As shown in Fig. 4B, knocking down AR with siRNA in the AR+/y primary cultured HCC cells enhanced cell migration, and addition of AR in L-AR−/y primary cultured HCC cells AZD6738 order reduced cell migration. As knockdown of AR also increased migration, but not cell mobility, in SKAR+ human HCC cells (Fig. 4C; Supporting Fig. 2C), we further examined MMP9 messenger RNA (mRNA)/protein expression in the SKAR+ cells and found that the addition of DHT reduced MMP9 mRNA and protein expression (Fig. 4D). As an early study suggested that prostate epithelial AR could suppress MMP9 expression by way of modulation of NF-κB activity,29 we examined NF-κB expression in the mice HCC.

Indeed, our data showed loss of hepatic AR led to higher expression/activation of NF-κB in 60-week-old livers (Fig. 4E).
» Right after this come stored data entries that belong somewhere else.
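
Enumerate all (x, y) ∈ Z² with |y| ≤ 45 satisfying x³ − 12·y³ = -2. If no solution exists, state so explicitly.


The equation is x³ - 12y³ = -2. For fixed y, x³ = 12·y³ − 2, so a solution requires the RHS to be a perfect cube.
Strategy: iterate y from -45 to 45, compute RHS = 12·y³ − 2, and check whether it is a (positive or negative) perfect cube.
Check small values of y:
  y = 0: RHS = -2 is not a perfect cube.
  y = 1: RHS = 10 is not a perfect cube.
  y = -1: RHS = -14 is not a perfect cube.
  y = 2: RHS = 94 is not a perfect cube.
  y = -2: RHS = -98 is not a perfect cube.
  y = 3: RHS = 322 is not a perfect cube.
  y = -3: RHS = -326 is not a perfect cube.
Continuing the search up to |y| = 45 finds no solutions either.
No (x, y) in the scanned range satisfies the equation.

No integer solutions with |y| ≤ 45.


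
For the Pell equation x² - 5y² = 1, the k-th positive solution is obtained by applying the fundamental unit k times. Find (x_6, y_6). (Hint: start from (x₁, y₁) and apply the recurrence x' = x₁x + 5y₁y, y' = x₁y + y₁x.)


Step 1: Find the fundamental solution (x₁, y₁) of x² - 5y² = 1.
  Expand √5 as a continued fraction. a₀ = ⌊√5⌋ = 2; iterate m_{k+1} = d_k·a_k − m_k, d_{k+1} = (5 − m_{k+1}²)/d_k, a_{k+1} = ⌊(a₀ + m_{k+1})/d_{k+1}⌋ (starting m₀ = 0, d₀ = 1), with convergents p_k = a_k·p_{k-1} + p_{k-2}, q_k = a_k·q_{k-1} + q_{k-2} (p₋₁ = 1, q₋₁ = 0):
  k = 0: a₀ = 2; p₀/q₀ = 2/1; p₀² − 5·q₀² = 4 − 5 = -1.
  k = 1: m = 2, d = 1, a = ⌊(2 + 2)/1⌋ = 4; p/q = (4·2 + 1)/(4·1 + 0) = 9/4; p² − 5·q² = 81 − 80 = 1.
  The first convergent with p² − 5·q² = 1 gives the fundamental solution (x₁, y₁) = (9, 4).
Step 2: Apply the recurrence (x_{n+1}, y_{n+1}) = (x₁x_n + 5y₁y_n, x₁y_n + y₁x_n) repeatedly.
  From (x_1, y_1) = (9, 4): x_2 = 9·9 + 5·4·4 = 161; y_2 = 9·4 + 4·9 = 72.
  From (x_2, y_2) = (161, 72): x_3 = 9·161 + 5·4·72 = 2889; y_3 = 9·72 + 4·161 = 1292.
  From (x_3, y_3) = (2889, 1292): x_4 = 9·2889 + 5·4·1292 = 51841; y_4 = 9·1292 + 4·2889 = 23184.
  From (x_4, y_4) = (51841, 23184): x_5 = 9·51841 + 5·4·23184 = 930249; y_5 = 9·23184 + 4·51841 = 416020.
  From (x_5, y_5) = (930249, 416020): x_6 = 9·930249 + 5·4·416020 = 16692641; y_6 = 9·416020 + 4·930249 = 7465176.
Step 3: Verify x_6² - 5·y_6² = 278644263554881 - 278644263554880 = 1 (should be 1). ✓

(x_1, y_1) = (9, 4); (x_6, y_6) = (16692641, 7465176).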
Mechanistic INK 128 in vitro dissection revealed that AR could suppress the tumor necrosis factor alpha (TNF-α)-induced NF-κBRE-luciferase activity29, 30 and MMP9 promoter-luciferase activity in SKAR+ human HCC cells (Fig. 4F). Together, the results from Fig. 4, Supporting Fig. 2B,C suggest that hepatic AR could also function through the NF-κB-MMP9 pathway to modulate cell migration ability to suppress HCC metastasis. With the contradictory AR functions (tumor initiation versus migration/anoikis) taken into

consideration in HCC therapy, we hypothesized that applying current molecular targeting agents (suppressing cell growth and migration) combined with the addition of AR (suppressing cell migration and anoikis) might benefit the current

PI-1840 therapeutic paradigm. As the above results demonstrated that AR could play negative roles on HCC metastasis, we were encouraged to determine if we could enhance the therapeutic efficacy of HCC survival by targeting hepatic AR. Sorafenib (Bayer), a molecular target agent that has passed phase III clinical trials by way of targeting multiple kinases, yet has higher median inhibitory concentration (IC50) on p38,31 has been applied to treat advanced HCC patients with some benefits and fewer complications.32 We first titrated the sorafenib dose in human SKhep1 HCC cells and found 5 μM of sorafenib had a moderate cytotoxicity effect during 2 days treatment (Fig. 5A). Using this dose, we found sorafenib reduced ERK phosphorylation (pERK) significantly, yet had little influence on p-p38 (Fig. 5B, lane 3 versus 1). However, adding AR with 5 μM of sorafenib resulted in abolished p-p38 (Fig. 5B, lane 4 versus 2). Furthermore, we found that sorafenib treatment alone could enhance cell anoikis and reduce cell migration in the SKhep1 cells (Fig. 5C,D, lane 2 versus 1), and addition of AR alone could also enhance SKhep1 cell anoikis and suppress SKhep1 cell migration (Fig. 5C,D, lane 3 versus 1). As expected, the combination treatment of adding AR plus sorafenib resulted in additive enhancement of cell anoikis and suppression of migration (Fig. 5C,D, lanes 4 versus 3).